Generalist began building its models by focusing on, arguably, industrial robotics’ hardest problem: manual dexterity. Subsequent videos have showcased impressive results, as manipulators engage in extremely precise behaviors, such as plugging in an Ethernet cable, placing pens into a zipper bag, and paper money out of a bill fold and putting it back in.  

“Why didn't we go work on a mobile base?” Barry rhetorically posits. “Because we said dexterity is where all the value is. Why aren't we starting with a humanoid? Because again, dexterity is where the value is and if you have dexterity, you can put it on a human arm. Why do we buy other people's arms as opposed to building our arms? Because we know from tele-op alone that the arms are good enough, so that's not where we should focus the company's risk. I don't want to take any risk at all except in the thing that really matters —  in dexterity. That's what we said at the beginning, and I think the investors recognized that.” 

Much of that focus involves collecting the right data. Earlier attempts didn’t go as planned. 

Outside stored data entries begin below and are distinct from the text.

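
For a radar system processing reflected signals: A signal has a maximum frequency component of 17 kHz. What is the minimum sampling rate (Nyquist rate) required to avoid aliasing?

By the Nyquist-Shannon sampling theorem,
the minimum sampling rate (Nyquist rate) must be at least 2 * f_max.
Nyquist rate = 2 * 17 kHz = 34 kHz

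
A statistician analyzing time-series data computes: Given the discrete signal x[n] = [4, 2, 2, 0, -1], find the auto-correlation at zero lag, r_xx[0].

The auto-correlation at zero lag r_xx[0] equals the signal energy.
r_xx[0] = sum of x[n]^2 = 4^2 + 2^2 + 2^2 + 0^2 + (-1)^2
= 16 + 4 + 4 + 0 + 1 = 25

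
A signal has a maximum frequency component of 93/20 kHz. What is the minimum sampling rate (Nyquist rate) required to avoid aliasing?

By the Nyquist-Shannon sampling theorem,
the minimum sampling rate (Nyquist rate) must be at least 2 * f_max.
Nyquist rate = 2 * 93/20 kHz = 93/10 kHz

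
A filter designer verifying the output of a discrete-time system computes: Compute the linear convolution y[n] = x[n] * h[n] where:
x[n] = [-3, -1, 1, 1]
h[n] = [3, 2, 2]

y[n] = sum_k x[k]*h[n-k]. Output length = len(x) + len(h) - 1 = 4 + 3 - 1 = 6.
y[0] = -3*3 = -9
y[1] = -1*3 + -3*2 = -9
y[2] = 1*3 + -1*2 + -3*2 = -5
y[3] = 1*3 + 1*2 + -1*2 = 3
y[4] = 1*2 + 1*2 = 4
y[5] = 1*2 = 2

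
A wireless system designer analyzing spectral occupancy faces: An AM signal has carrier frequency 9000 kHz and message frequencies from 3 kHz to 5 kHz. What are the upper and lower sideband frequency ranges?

Upper sideband (USB) = fc + [fm_low, fm_high] = 9000 + [3, 5] = [9003, 9005] kHz
Lower sideband (LSB) = fc - [fm_high, fm_low] = 9000 - [5, 3] = [8995, 8997] kHz
Total occupied spectrum: 8995 kHz to 9005 kHz (plus carrier at 9000 kHz)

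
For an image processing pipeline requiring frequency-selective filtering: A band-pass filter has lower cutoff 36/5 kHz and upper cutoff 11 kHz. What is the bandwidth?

Bandwidth = f_high - f_low
= 11 kHz - 36/5 kHz = 19/5 kHz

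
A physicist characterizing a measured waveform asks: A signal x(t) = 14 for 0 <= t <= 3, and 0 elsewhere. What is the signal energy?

Energy = integral of |x(t)|^2 dt over the signal duration
= 14^2 * 3 = 196 * 3 = 588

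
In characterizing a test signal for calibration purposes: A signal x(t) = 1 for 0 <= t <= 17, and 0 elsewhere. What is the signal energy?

Energy = integral of |x(t)|^2 dt over the signal duration
= 1^2 * 17 = 1 * 17 = 17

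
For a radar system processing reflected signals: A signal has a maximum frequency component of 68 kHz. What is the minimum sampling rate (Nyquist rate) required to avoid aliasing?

By the Nyquist-Shannon sampling theorem,
the minimum sampling rate (Nyquist rate) must be at least 2 * f_max.
Nyquist rate = 2 * 68 kHz = 136 kHz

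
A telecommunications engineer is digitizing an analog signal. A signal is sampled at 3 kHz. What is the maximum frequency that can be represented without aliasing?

The maximum frequency that can be represented without aliasing
is the Nyquist frequency: f_max = f_s / 2 = 3 kHz / 2 = 3/2 kHz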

“People were mostly confused,” says Barry. “They were like, ‘what do you want?’ And we were like, just put these gloves on and go do your stuff, and then mail us the data.’ A bunch of people were like, ‘I don't know what this is. I'm too confused. No. A bunch of people were like, ‘okay, this seems cool.’ Then they dug a little bit, and then pretty quickly, we had robots that actually did some things.” 

After experimenting with a number of different methods, Generalist landed on a model that extracts data from a device worn by people performing the intended task. Some are professionals, who are already being compensated for their work, while others are non-professionals who receive money for their participation in the project.